Uma das contribuições do Manual de Campanha de Geoinformação (EB20-MC-10.209) para o Exército Brasileiro (EB) foi estabelecer a distinção entre produtos geoespaciais básicos e temáticos. A diferenciação entre os dois conceitos é relevante, pois a geoinformação básica fornece a representação fundamental do terreno e suas características universais, enquanto que a geoinformação temática acrescenta informações específicas sobre temas diversos. Com isso, o manual facilita a comunicação entre produtores e usuários de geoinformação, auxiliando a compreensão das demandas ao longo do processo produtivo e de suprimento.

Analisando a essência dos dois conceitos, percebe-se que seus significados estão baseados na natureza dos dados que são utilizados na elaboração dos produtos. Considerando os efeitos transformadores que a Inteligência Artificial (IA) está desencadeando ao quebrar paradigmas, com grande potencial de otimizar processos, um novo conceito pode ser proposto, porém tomando como base não apenas o tipo de informação espacial, mas também a tempestividade com que ela chega ao usuário final.

A tempestividade é a qualidade da informação oportuna, relevante e disponível no momento exato em que é necessária para a tomada de decisões. No contexto militar, a tempestividade é fator crítico de sucesso para as operações, pois permite que as forças reajam rapidamente a mudanças no campo de batalha e antecipem movimentos do inimigo. A natureza volátil dos conflitos modernos requer que as tropas sejam capazes de perceber as modificações nos cenários para adaptar e agir de acordo com as informações mais recentes.

Aplicando esse conceito para a geoinformação, é possível definir geoinformação tempestiva como sendo aquela que é disponibilizada para o usuário no momento exato em que é necessária para apoiar a tomada de decisões e as ações. Portanto, trata-se da capacidade de produzir, fornecer e atualizar geoinformação de forma ágil, mesmo quando em cenários dinâmicos e em constante evolução.

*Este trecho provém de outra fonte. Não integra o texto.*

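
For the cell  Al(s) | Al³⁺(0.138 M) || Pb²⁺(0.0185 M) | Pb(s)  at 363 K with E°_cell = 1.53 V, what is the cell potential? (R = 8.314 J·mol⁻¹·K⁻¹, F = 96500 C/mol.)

Balancing electrons gives n = 6; the reaction quotient is Q = [Al³⁺]^2/[Pb²⁺]^3 = 3010.
E = E° − (RT/nF) ln Q = 1.53 − (8.314×363)/(6×96500) × (8.009) = 1.530 − 0.042 = 1.488 V.

1.49 V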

Atualmente, a capacidade do EB prover geoinformação para Operações de Preparo e Emprego pode ser identificada por meio da presença dos fatores: doutrina, organização, adestramento, material, estrutura, pessoal e infraestrutura (DOAMEPI), presentes no Sistema de Imagens e Informações Geográficas (SIMAGEx), na Diretoria de Serviço Geográfico (DSG) e no Sistema de Engenharia do Exército (SEEx). Os três segmentos atuam de forma complementar, cobrindo diferentes espectros da geoinformação, sendo que a DSG é vocacionada para a geoinformação básica, enquanto que o SIMAGEx e SEEx buscam suprir as demandas temáticas do Exército.

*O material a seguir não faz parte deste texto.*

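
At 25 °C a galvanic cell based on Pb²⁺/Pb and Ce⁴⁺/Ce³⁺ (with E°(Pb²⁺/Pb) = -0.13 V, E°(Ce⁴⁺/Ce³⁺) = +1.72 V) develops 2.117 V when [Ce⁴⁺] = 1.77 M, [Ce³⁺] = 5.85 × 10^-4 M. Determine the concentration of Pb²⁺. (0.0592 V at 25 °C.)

From the Nernst equation, log Q = n(E° − E)/0.0592 = 2(1.85 − 2.117)/0.0592 = -9.020, so Q = 9.54 × 10^-10.
With Q = [Pb²⁺]·[Ce³⁺]^2/[Ce⁴⁺]^2 and the known concentrations, [Pb²⁺] in the numerator gives [Pb²⁺] = 0.0087 M.

0.0087 M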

Todos os seguimentos entregam produtos e serviços de geoinformação em consonância com a previsão de emprego da Força Terrestre, priorizando em seus planejamentos as áreas e produtos considerados importantes para o cumprimento das Operações de Preparo e de Emprego. A geoinformação tempestiva é assegurada nesses casos, porém desde que tenham sido previstas e identificadas com antecedência, a tempo de serem produzidas e disponibilizadas em intervalo condizente com as capacidades atualmente existentes.

Nesse contexto, a IA constitui uma importante chave para assegurar maior tempestividade no provimento de geoinformação, especialmente para as situações inopinadas e imprevisíveis. Isso porque, dentre suas capacidades, o aprendizado de máquina, a visão computacional e o processamento de linguagem natural (PLN) estão diretamente relacionados com ações e tarefas tipicamente executadas ao longo das linhas de produção de geoinformação.

O aprendizado de máquina (ou machine learning, em inglês) envolve o desenvolvimento de algoritmos e modelos capazes de aprender a partir de dados e melhorar seu desempenho em tarefas específicas ao longo do tempo, sem serem explicitamente programados. Em vez de seguir instruções rígidas e regras pré-definidas, os algoritmos de aprendizado de máquina são projetados para identificar padrões, fazer generalizações e tomar decisões com base nos dados disponíveis.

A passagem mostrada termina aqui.